3.3 Features of Functional Languages
Functional language support is provided by the python though not as completely like LISP or Scheme. Its way of defining a function is similar to these languages. In Python language expressions return “anonymous” functions as results. This is needed wherever you cannot define a function and avoids lot of function declarations.
Examples:
1) increment = lambda x: x + 1
2) lmap = ( lambda f, lst:
    if lst == []:
        return []
    else:
        return [ f( lst[0] ) ] + lmap( f lst[1:] ) )

3.4 Other Features
Dynamic Typing
Python supports dynamic typing. This means there is no need for the variable to be declared in python. Wherever it is occurs for the first time the variable is declared at that point. The type is therefore defined at run time that means the type is defined based on the value it takes and can change over the period of execution.

Readability
Another important feature of the language is its readability. Python does not have any block structures. In-fact a block is determined by the indentation of the statement, so all statements which are part of the same block must be indented equally:
def f(a, b):     a = b       print a;   Argument Passing Argument passing in Python is pass-by-value. But the value is the reference value not the copy of the object as in Java. This is obvious since there are no primitive types for the actual value to be passed. Also like C++ the functions in Python can be declared to take default arguments:  
def ask_ok(prompt, retries=4, complaint='Yes or no, please!')
where formal parameters “retries” and “complaint” can take default values when one calls if no parameters are called onask_ok();Also the values are evaluated at the point of function definition in the defining scope and are evaluated only once. For example:
i = 5
def f(arg=i):
    print arg
i = 6
f()
 
After the last statement it prints 5 rather than 6.
 
Python also supports both positional arguments and named arguments. For positional arguments the parameters should appear according to the position and for achieving the named parameter, Python uses something called “Keyword-Argument.”
 
def parrot(voltage, state='a stiff', action='voom')
parrot(1000) // positional parameter
parrot(action = 'VOOOOOM', voltage = 1000000) // named arguments
parrot('a thousand', state = 'pushing up the daisies') // positional and named argument where voltage= ‘a thousand’, state = 'pushing up the daisies' and action takes the default value
parrot('a million', 'bereft of life', 'jump') // here every parameter is a positional parameter.

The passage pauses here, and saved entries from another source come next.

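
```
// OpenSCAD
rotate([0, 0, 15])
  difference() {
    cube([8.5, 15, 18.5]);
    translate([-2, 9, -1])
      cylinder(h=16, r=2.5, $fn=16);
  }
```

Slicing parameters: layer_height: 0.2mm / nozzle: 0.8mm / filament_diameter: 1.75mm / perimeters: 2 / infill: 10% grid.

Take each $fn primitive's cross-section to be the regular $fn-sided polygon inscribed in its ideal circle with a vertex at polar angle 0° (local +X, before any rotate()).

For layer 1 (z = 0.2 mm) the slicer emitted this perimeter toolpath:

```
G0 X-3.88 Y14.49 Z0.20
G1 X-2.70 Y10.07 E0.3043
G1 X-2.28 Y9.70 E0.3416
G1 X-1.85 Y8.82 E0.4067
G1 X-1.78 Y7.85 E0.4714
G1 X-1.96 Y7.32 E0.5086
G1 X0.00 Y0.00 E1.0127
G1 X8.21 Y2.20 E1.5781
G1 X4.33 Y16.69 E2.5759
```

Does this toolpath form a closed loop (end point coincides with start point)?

no

Start point (G0): (-3.88, 14.49). End point (last G1): the path does not return to the start — open.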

Another feature is to specify a function that can be called with an arbitrary number of arguments. These arguments are wrapped up in a tuple. Before the variable number of arguments, zero or more normal arguments may occur.
def fprintf(file, format, *args):
    file.write(format % args)

Conditional statements and Loops
Python both supports “if-else” and “if-elseif-else”, “for” loop and “while” loop constructs. Multiple selection can be achieved by if constructs.
if x < 0:
     <st1>    
elif x == 0:
     <st2>
else:
     <st3>

Python does not have “switch-case” construct as a separate multiple selection process. Also conditions can contain any operations not just comparisons. All comparison operators have the same precedence that is lower than that of all numerical operators. For example, a < b == c tests whether "a" is less than "b" and moreover "b" equals "c". Unlike C variant where it tests like (a < b) == c.

Debugging
Python also provides facilities for introspection, so that a debugger or profiler (or other development tools) for Python programs can be written in Python itself. There is also a generic way to convert an object into a stream of bytes and back, which can be used to implement object persistency as well as various distributed object models.

4. CONCLUSION
Thus we see Python provides a variety of features. Some drawbacks of Python are due to its dynamic typing (reducing reliability), argument passing (like positional and name passing creates conflicts), interpreter based language (lower execution efficiency), and the negative aspects of multiple-inheritance. Also since Python program has to be properly indented, writability is compromised.
In conclusion Python attempts to glue many contemporary languages and serves as a good testing tool, rapid prototype development tool and a batch/scripting tool.